Endogenous mouse mammary tumor viruses influence the development of thymic αβ NKT cells and innate CD8+ T cells (111.26)

Abstract

Abstract Mounting evidence has demonstrated the presence of a population of thymic CD8+ T cells that share phenotypic and functional similarity to “innate-like” or “memory-like” T cells. Innate CD8+ T cells have increased expression of CD44, CD122, and Eomesodermin (Eomes), as well as the capacity to rapidly produce interferon (IFN)-γ upon stimulation. In addition to several gene-deficient models, including KLF2-, Itk-, and Id3-deficient mice, innate CD8+ T cells have also been documented in naïve BALB/c mice.

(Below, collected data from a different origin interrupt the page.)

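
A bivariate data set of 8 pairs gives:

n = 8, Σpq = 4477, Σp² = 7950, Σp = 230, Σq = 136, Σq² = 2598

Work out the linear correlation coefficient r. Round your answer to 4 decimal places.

0.9168

r = (nΣpq − ΣpΣq) / √[(nΣp² − (Σp)²)(nΣq² − (Σq)²)]
Numerator: 8×4477 − 230×136 = 4536
Denominator: √[(63600 − 52900)(20784 − 18496)] = √[10700 × 2288] = 4947.8884
r = 4536 / 4947.8884 ≈ 0.9168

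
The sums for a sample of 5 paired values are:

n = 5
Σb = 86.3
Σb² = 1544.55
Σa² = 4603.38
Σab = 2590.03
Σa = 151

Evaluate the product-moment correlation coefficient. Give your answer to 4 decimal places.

-0.3330

r = (nΣab − ΣaΣb) / √[(nΣa² − (Σa)²)(nΣb² − (Σb)²)]
Numerator: 5×2590.03 − 151×86.3 = -81.15
Denominator: √[(23016.9 − 22801)(7722.75 − 7447.69)] = √[215.9 × 275.06] = 243.6913
r = -81.15 / 243.6913 ≈ -0.3330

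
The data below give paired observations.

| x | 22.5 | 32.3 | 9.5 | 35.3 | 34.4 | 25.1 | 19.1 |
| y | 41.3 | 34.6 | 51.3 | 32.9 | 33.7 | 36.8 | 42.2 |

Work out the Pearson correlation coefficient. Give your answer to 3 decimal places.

n = 7, Σx = 178.2, Σy = 272.8, Σx² = 5064.06, Σy² = 10887.72, Σxy = 6584.53
nΣxy − ΣxΣy = 46091.71 − 48612.96 = -2521.25
nΣx² − (Σx)² = 35448.42 − 31755.24 = 3693.18; nΣy² − (Σy)² = 76214.04 − 74419.84 = 1794.2
r = -2521.25 / √(3693.18 × 1794.2) = -2521.25 / 2574.1607 ≈ -0.979

-0.979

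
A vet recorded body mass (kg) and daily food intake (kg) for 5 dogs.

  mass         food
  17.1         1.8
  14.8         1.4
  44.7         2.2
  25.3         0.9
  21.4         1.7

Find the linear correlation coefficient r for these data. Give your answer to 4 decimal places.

0.5072

n = 5, Σx = 123.3, Σy = 8, Σx² = 3607.59, Σy² = 13.74, Σxy = 208.99
nΣxy − ΣxΣy = 1044.95 − 986.4 = 58.55
nΣx² − (Σx)² = 18037.95 − 15202.89 = 2835.06; nΣy² − (Σy)² = 68.7 − 64 = 4.7
r = 58.55 / √(2835.06 × 4.7) = 58.55 / 115.4330 ≈ 0.5072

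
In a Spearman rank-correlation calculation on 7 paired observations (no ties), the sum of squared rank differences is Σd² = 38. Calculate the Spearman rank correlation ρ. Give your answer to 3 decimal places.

ρ = 1 − 6Σd² / [n(n²−1)] = 1 − 6×38 / (7×48)
  = 1 − 228/336 = 1 − 0.6786 ≈ 0.321

0.321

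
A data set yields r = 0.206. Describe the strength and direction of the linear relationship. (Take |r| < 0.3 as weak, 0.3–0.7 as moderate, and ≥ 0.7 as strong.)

weak positive

r = 0.206 > 0 so the relationship is positive.
|r| = 0.206, which falls in the weak range.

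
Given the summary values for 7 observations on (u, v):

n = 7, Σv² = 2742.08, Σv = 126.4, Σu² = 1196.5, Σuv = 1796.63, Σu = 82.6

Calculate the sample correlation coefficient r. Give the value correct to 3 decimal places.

0.956

r = (nΣuv − ΣuΣv) / √[(nΣu² − (Σu)²)(nΣv² − (Σv)²)]
Numerator: 7×1796.63 − 82.6×126.4 = 2135.77
Denominator: √[(8375.5 − 6822.76)(19194.56 − 15976.96)] = √[1552.74 × 3217.6] = 2235.1949
r = 2135.77 / 2235.1949 ≈ 0.956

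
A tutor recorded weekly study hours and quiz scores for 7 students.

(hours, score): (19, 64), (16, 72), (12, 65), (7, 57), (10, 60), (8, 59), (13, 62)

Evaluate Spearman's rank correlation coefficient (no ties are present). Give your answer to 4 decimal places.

Rank hours: 7, 6, 4, 1, 3, 2, 5
Rank score: 5, 7, 6, 1, 3, 2, 4
d = rank(hours) − rank(score): 2, -1, -2, 0, 0, 0, 1; Σd² = 10
ρ = 1 − 6Σd² / [n(n²−1)] = 1 − 6×10 / (7×48) = 1 − 60/336 ≈ 0.8214

0.8214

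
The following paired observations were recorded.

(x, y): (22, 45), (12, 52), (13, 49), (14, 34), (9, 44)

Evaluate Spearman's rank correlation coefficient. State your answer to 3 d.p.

-0.200

Rank x: 5, 2, 3, 4, 1
Rank y: 3, 5, 4, 1, 2
d = rank(x) − rank(y): 2, -3, -1, 3, -1; Σd² = 24
ρ = 1 − 6Σd² / [n(n²−1)] = 1 − 6×24 / (5×24) = 1 − 144/120 ≈ -0.200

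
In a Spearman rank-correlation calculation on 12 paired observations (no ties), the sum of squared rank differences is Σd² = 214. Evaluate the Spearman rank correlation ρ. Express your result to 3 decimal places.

ρ = 1 − 6Σd² / [n(n²−1)] = 1 − 6×214 / (12×143)
  = 1 − 1284/1716 = 1 − 0.7483 ≈ 0.252

0.252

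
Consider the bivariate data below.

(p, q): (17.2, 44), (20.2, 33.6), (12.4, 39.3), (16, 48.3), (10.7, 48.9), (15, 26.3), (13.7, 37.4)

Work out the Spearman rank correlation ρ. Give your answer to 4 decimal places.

-0.3571

Rank p: 6, 7, 2, 5, 1, 4, 3
Rank q: 5, 2, 4, 6, 7, 1, 3
d = rank(p) − rank(q): 1, 5, -2, -1, -6, 3, 0; Σd² = 76
ρ = 1 − 6Σd² / [n(n²−1)] = 1 − 6×76 / (7×48) = 1 − 456/336 ≈ -0.3571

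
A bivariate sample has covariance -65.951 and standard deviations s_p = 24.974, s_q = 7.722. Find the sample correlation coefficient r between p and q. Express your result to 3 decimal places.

-0.342

r = Cov(p,q) / (s_p · s_q) = -65.951 / (24.974 × 7.722)
  = -65.951 / 192.8492 ≈ -0.342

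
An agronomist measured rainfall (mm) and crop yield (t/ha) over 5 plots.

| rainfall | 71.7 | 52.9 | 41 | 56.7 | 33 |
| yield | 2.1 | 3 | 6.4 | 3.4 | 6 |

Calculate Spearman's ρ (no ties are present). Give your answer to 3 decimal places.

-0.800

Rank rainfall: 5, 3, 2, 4, 1
Rank yield: 1, 2, 5, 3, 4
d = rank(rainfall) − rank(yield): 4, 1, -3, 1, -3; Σd² = 36
ρ = 1 − 6Σd² / [n(n²−1)] = 1 − 6×36 / (5×24) = 1 − 216/120 ≈ -0.800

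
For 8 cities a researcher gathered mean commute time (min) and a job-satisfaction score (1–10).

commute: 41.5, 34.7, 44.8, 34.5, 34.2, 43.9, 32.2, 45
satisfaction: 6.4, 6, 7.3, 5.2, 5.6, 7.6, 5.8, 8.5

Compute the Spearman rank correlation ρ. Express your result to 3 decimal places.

0.881

Rank commute: 5, 4, 7, 3, 2, 6, 1, 8
Rank satisfaction: 5, 4, 6, 1, 2, 7, 3, 8
d = rank(commute) − rank(satisfaction): 0, 0, 1, 2, 0, -1, -2, 0; Σd² = 10
ρ = 1 − 6Σd² / [n(n²−1)] = 1 − 6×10 / (8×63) = 1 − 60/504 ≈ 0.881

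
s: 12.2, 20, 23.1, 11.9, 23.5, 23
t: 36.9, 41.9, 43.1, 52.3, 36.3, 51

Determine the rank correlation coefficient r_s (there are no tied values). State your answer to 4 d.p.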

The development of such cells is dependent on the production of interleukin (IL)-4 from an expanded population of αβ or γδ NKT cells expressing the transcription factor promyelocytic leukemia zinc finger (PLZF). Interestingly, this innate phenotype among CD8+ T cells is lost in congenic BALB/c mice lacking all endogenous mouse mammary tumor proviruses (BALB/Mtv-null). In the absence of endogenous Mtv proviruses, the expression of CD44, CD122, CXCR3, and Eomes, as well as the production of IFN-γ, was greatly reduced among thymic CD8+ T cells. The loss of this innate CD8+ T cell population in BALB/Mtv-null mice correlated with a reduction in PLZF+, IL-4 secreting αβ NKT cells within the thymus compared to wild type BALB/c. Our findings suggest a potential Mtv-mediated role in modulation of thymic αβ NKT cell development that subsequently influences the generation of innate CD8+ T cells.